Stone Sculpture – The Soft and Hard of It

Working hard stone is much more difficult than sculpting softer material like marble that moves relatively easily with the experienced use of chisels and hammers. Working hard stone punishes one’s bones. Granite and Basalt, high up at 6 on the Mohs material hardness scale, are prone to shearing and splintering and thus, often require sculptors to use power tools like diamond-tipped chain saws and rotary bits.


In 1988, I found an interesting four-ton piece of granite whose facets allowed me to play with the juxtaposition of its rugged angles that were interspersed with its sweet, easy-to-work, flat surfaces.

Its concave, front-top face and several other flat areas begged to be polished. After working it for several weeks, I split the stone horizontally, separated the bottom from the top with a 1″ gap, and placed the work on a single column secured in 4 yards of concrete. .

We named the final work SPOON, in honor of its most prominent concave surface, and then installed it in Barbara’s conifer garden. It now sports a soft moss that has added even more color accents to it:


In 1992, I decided to sculpt basalt, an igneous material with which I became enamored after studying the massive, deep black Egyptian basalt sarcophagi at the NY Met.

I located an intact Cascade Basalt hexagonal stone without invisible faults, testing the work by the sound of its resonant, musical “ping.” A “spalted” stone, i.e. one with microscopic cracks, will not resonate. Then I began working it into the piece I later named “Psyche”, thus titled because of the meditative-painstaking process of sculpting the complex, interwoven contours. Over several months, I exorcised many demons while cutting and then finishing it through multiple, successive wet polishing steps (60 to 10,000) of diamond grit. When Psyche is oiled and shiny, it is gorgeous.

Below are a few pictures of the progression of Psyche from a 6 foot, 6000 lb hexagonal basalt column into its final, polished form:

Currently I am working basalt with a diamond chain saw to sculpt longer pieces. After making several plunge-cuts with the chain saw into the body of a 15′ column,

Making a “Plunge Cut” with hydraulic Diamond Chain Saw

I split the basalt using the same process developed by the Romans, i.e., I drive wooden shims into the cut crevices and wet them repeatedly until the expanding wood splits the stone.

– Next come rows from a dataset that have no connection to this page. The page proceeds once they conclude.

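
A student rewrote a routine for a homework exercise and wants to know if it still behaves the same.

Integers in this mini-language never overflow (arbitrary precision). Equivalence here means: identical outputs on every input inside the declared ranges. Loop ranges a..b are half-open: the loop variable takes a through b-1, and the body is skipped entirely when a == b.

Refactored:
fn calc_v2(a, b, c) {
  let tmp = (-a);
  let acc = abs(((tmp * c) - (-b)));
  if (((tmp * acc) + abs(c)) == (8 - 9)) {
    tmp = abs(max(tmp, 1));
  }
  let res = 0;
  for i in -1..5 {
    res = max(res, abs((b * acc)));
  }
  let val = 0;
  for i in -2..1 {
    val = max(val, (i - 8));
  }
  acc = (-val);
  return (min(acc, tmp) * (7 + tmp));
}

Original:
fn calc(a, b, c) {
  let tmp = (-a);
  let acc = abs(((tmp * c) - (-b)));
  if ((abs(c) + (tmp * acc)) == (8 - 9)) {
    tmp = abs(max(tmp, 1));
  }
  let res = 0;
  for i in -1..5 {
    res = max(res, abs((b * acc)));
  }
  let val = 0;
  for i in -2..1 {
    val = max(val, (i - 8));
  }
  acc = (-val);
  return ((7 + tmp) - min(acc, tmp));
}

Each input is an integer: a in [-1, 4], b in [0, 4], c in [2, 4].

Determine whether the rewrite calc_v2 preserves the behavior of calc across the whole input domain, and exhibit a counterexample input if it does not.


Take a=-1, b=0, c=2.
calc: tmp := 1 | acc := 2 | ((abs(c) + (tmp * acc)) == (8 - 9)): false | res := 0 | iter i=-1: | res := 0 | iter i=0: | res := 0 | iter i=1: | res := 0 | iter i=2: | res := 0 | iter i=3: | res := 0 | iter i=4: | res := 0 | val := 0 | iter i=-2: | val := 0 | iter i=-1: | val := 0 | iter i=0: | val := 0 | acc := 0 | result 8
calc_v2: tmp := 1 | acc := 2 | (((tmp * acc) + abs(c)) == (8 - 9)): false | res := 0 | iter i=-1: | res := 0 | iter i=0: | res := 0 | iter i=1: | res := 0 | iter i=2: | res := 0 | iter i=3: | res := 0 | iter i=4: | res := 0 | val := 0 | iter i=-2: | val := 0 | iter i=-1: | val := 0 | iter i=0: | val := 0 | acc := 0 | result 0
8 against 0: the behavior changed.
verdict: not equivalent; witness: a=-1, b=0, c=2


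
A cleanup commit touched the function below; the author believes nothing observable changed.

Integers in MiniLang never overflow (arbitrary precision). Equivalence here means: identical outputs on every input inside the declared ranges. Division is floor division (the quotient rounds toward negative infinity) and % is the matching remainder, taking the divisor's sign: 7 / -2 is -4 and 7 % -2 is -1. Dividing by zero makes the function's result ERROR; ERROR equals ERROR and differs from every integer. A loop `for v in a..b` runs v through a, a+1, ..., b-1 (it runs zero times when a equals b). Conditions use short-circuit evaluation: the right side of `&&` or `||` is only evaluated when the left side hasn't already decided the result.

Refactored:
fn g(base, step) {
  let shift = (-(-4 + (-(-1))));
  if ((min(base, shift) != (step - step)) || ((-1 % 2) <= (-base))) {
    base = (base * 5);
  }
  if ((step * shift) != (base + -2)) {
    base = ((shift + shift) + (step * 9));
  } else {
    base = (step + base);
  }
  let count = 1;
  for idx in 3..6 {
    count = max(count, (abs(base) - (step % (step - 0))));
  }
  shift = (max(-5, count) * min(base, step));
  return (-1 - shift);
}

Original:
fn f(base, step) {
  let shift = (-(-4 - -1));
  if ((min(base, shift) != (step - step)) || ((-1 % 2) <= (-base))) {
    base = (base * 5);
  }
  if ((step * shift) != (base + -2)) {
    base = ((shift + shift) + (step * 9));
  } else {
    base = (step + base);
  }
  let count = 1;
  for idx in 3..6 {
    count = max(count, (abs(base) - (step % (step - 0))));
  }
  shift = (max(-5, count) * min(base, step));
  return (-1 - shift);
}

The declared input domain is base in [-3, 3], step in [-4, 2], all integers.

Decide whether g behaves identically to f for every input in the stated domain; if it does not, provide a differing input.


Equivalent — the differences include arithmetic usage differs, yet no declared input distinguishes the two.
Spot check at base=1, step=-3 — f: shift = 3; ((min(base, shift) != (step - step)) || ((-1 % 2) <= (-base))) -> true; base = 5; ((step * shift) != (base + -2)) -> true; base = -21; count = 1; [idx=3]; count = 21; [idx=4]; count = 21; [idx=5]; count = 21; shift = -441; return 440. g: shift = 3; ((min(base, shift) != (step - step)) || ((-1 % 2) <= (-base))) -> true; base = 5; ((step * shift) != (base + -2)) -> true; base = -21; count = 1; [idx=3]; count = 21; [idx=4]; count = 21; [idx=5]; count = 21; shift = -441; return 440. Both give 440.
An exhaustive pass over the 49 declared inputs shows identical outputs.
verdict: equivalent


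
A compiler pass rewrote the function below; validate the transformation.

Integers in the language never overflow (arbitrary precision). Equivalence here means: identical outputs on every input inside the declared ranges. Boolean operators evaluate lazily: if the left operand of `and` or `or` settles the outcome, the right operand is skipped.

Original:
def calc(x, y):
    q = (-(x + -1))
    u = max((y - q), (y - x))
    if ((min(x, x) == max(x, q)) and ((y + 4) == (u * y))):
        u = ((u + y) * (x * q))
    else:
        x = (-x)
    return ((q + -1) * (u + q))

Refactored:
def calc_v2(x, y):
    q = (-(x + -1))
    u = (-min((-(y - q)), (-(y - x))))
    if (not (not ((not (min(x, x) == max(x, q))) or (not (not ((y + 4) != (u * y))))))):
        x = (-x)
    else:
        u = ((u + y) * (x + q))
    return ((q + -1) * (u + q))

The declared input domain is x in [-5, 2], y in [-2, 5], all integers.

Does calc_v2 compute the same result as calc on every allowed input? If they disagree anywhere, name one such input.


x=2, y=-2 yields -10 from calc but 8 from calc_v2.
verdict: not equivalent; witness: x=2, y=-2


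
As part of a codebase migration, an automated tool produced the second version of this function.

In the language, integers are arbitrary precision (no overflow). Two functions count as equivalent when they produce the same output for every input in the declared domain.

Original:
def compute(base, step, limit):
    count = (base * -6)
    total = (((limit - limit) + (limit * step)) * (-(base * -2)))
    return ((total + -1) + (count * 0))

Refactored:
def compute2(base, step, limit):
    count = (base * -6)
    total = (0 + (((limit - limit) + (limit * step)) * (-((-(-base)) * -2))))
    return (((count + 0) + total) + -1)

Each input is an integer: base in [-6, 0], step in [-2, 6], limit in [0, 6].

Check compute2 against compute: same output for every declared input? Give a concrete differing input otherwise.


There is a counterexample at base=-6, step=-2, limit=0: -1 on one side, 35 on the other.
compute: count = 36; total = 0; return -1
compute2: count = 36; total = 0; return 35
verdict: not equivalent; witness: base=-6, step=-2, limit=0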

Then I polish the split surfaces.

The above stone, one of three, 3-piece sculptures, is called “Sirens” The final piece of this work will be embedded in 2022.


  1. Geoff Stamper on March 28, 2022 at 3:04 pm

    Fascinating process. Impressive result. Do not slow down, you seem to be hitting your stride as you age.

    • GarLaSalle on April 1, 2022 at 4:45 pm

      …not enough time for all the shiny things out there, Geoff.

  2. John McCoy on April 22, 2022 at 8:23 am

    Beautiful and impressive, Gar. And here I am, approaching my 75th birthday, and only now learning about spalted stone, wetted wooden shims, and diamond-tipped chain saws (Can I get one at Ace?)

  3. Robin Jennings on April 22, 2022 at 1:34 pm

    Dear Gar,
    Of course I am impressed by all your work but I am gratefulthat you send it to me for observation. Psyche is of course, proabably one of your fans’ favorites as it looks less like stone than the other two projects.
    so good to hear from you. I may write to your mailing address having been stonewalled in getting anything to you otherwise.